HUD Aims to Boost Landlord Acceptance of Housing Vouchers
HUD on Monday announced a plan to encourage more apartment owners to participate in its Housing Choice Voucher program.
The Housing Choice Voucher rental subsidy program helps more than two million low-income households each year to afford an apartment. But two new studies found most landlords do not accept voucher-holders and those that do complain about the program’s administrative requirements and about the housing authorities that manage the program at the local level.
“These studies tell us that we have a lot of work to do to engage more landlords, so our Housing Choice Voucher program can offer real choice to the families we serve,” said HUD Secretary Ben Carson. “We will be traveling the country to hear directly from landlords about how we can make this critical program more user friendly.”

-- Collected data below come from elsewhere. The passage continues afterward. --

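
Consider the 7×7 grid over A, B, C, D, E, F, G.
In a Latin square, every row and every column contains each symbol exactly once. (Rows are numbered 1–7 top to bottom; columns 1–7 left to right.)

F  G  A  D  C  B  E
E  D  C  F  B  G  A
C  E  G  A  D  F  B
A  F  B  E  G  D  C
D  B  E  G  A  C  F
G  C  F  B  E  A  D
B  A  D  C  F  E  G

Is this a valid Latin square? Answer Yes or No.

Yes

Each row is a permutation of the 7 symbols, and so is each column.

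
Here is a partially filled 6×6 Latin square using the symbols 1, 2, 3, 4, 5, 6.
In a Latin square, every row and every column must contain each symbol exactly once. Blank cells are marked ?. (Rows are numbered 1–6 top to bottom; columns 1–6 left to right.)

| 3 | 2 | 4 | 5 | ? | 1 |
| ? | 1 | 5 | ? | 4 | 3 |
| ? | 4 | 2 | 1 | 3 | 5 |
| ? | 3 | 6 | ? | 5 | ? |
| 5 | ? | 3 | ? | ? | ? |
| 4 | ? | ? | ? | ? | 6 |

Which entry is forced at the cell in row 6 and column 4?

Row 1, column 5: row 1 has {1, 2, 3, 4, 5} and column 5 has {3, 4, 5}, leaving only 6.
Row 3, column 1: row 3 has {1, 2, 3, 4, 5} and column 1 has {3, 4, 5}, leaving only 6.
Row 2, column 1: row 2 has {1, 3, 4, 5} and column 1 has {3, 4, 5, 6}, leaving only 2.
Row 2, column 4: row 2 has {1, 2, 3, 4, 5} and column 4 has {1, 5}, leaving only 6.
Row 4, column 1: row 4 has {3, 5, 6} and column 1 has {2, 3, 4, 5, 6}, leaving only 1.
Row 5, column 2: row 5 has {3, 5} and column 2 has {1, 2, 3, 4}, leaving only 6.
Row 6, column 2: row 6 has {4, 6} and column 2 has {1, 2, 3, 4, 6}, leaving only 5.
Row 6, column 3: row 6 has {4, 5, 6} and column 3 has {2, 3, 4, 5, 6}, leaving only 1.
Row 6, column 5: row 6 has {1, 4, 5, 6} and column 5 has {3, 4, 5, 6}, leaving only 2.
Row 6 already has {1, 2, 4, 5, 6} and column 4 already has {1, 5, 6}, so row 6, column 4 must be 3.

3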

Next month, HUD will release a new study of landlord voucher acceptance in five cities: Philadelphia, Los Angeles, Ft. Worth, Newark, N.J. and Washington, D.C. The study, conducted by the Urban Institute, used paired testing methods across multiple sites to examine landlord treatment of voucher recipients. While landlord participation varied across the five study sites, the researchers found many voucher recipients are challenged to find a landlord that will accept their vouchers.
In addition, the survey found landlords would often ‘stand up’ testers posing as voucher recipients and deny rental requests once testers revealed their source of income.

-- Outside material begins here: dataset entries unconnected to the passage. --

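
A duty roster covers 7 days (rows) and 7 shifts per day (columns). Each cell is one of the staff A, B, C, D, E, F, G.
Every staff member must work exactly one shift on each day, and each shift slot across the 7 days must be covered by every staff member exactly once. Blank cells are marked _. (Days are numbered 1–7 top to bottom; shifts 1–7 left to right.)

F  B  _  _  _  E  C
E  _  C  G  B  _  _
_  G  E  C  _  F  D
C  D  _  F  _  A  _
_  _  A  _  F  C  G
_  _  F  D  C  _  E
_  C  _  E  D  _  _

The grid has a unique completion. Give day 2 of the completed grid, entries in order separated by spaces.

E F C G B D A

Day 2, shift 6: day 2 has {B, C, E, G} and shift 6 has {A, C, E, F}, leaving only D.
Day 1, shift 4: day 1 has {B, C, E, F} and shift 4 has {C, D, E, F, G}, leaving only A.
Day 1, shift 5: day 1 has {A, B, C, E, F} and shift 5 has {B, C, D, F}, leaving only G.
Day 1, shift 3: day 1 has {A, B, C, E, F, G} and shift 3 has {A, C, E, F}, leaving only D.
Day 3, shift 5: day 3 has {C, D, E, F, G} and shift 5 has {B, C, D, F, G}, leaving only A.
Day 3, shift 1: day 3 has {A, C, D, E, F, G} and shift 1 has {C, E, F}, leaving only B.
Day 4, shift 5: day 4 has {A, C, D, F} and shift 5 has {A, B, C, D, F, G}, leaving only E.
Day 4, shift 7: day 4 has {A, C, D, E, F} and shift 7 has {C, D, E, G}, leaving only B.
Day 4, shift 3: day 4 has {A, B, C, D, E, F} and shift 3 has {A, C, D, E, F}, leaving only G.
Day 5, shift 1: day 5 has {A, C, F, G} and shift 1 has {B, C, E, F}, leaving only D.
Day 5, shift 2: day 5 has {A, C, D, F, G} and shift 2 has {B, C, D, G}, leaving only E.
Day 5, shift 4: day 5 has {A, C, D, E, F, G} and shift 4 has {A, C, D, E, F, G}, leaving only B.
Day 6, shift 2: day 6 has {C, D, E, F} and shift 2 has {B, C, D, E, G}, leaving only A.
Day 2, shift 2: day 2 has {B, C, D, E, G} and shift 2 has {A, B, C, D, E, G}, leaving only F.
Day 2, shift 7: day 2 has {B, C, D, E, F, G} and shift 7 has {B, C, D, E, G}, leaving only A.
So day 2 reads: E F C G B D A.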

Another study by Johns Hopkins University examined the role landlords and property managers play in housing low-income tenants, especially voucher recipients, in Baltimore, Cleveland and Dallas. The researchers found the main reasons given for not participating in the HCV program were frustrations with required inspections and disappointment with how local housing authorities handle disputes with tenants.
To encourage more landlords and property managers to participate in the Housing Choice Voucher Program, HUD will host nationwide forums with housing providers, especially those that do not participate in the voucher program. HUD expects these “listening forums” to reveal how the department might make its primary rent subsidy program more accessible and acceptable, specifically in higher opportunity neighborhoods where landlord participation is lowest.
HUD will begin its “landlord engagement” campaign on September 20 in Washington, D.C. Other landlord forums are planned in Philadelphia, Atlanta, Dallas, Los Angeles, Salt Lake City and Salem, Ore.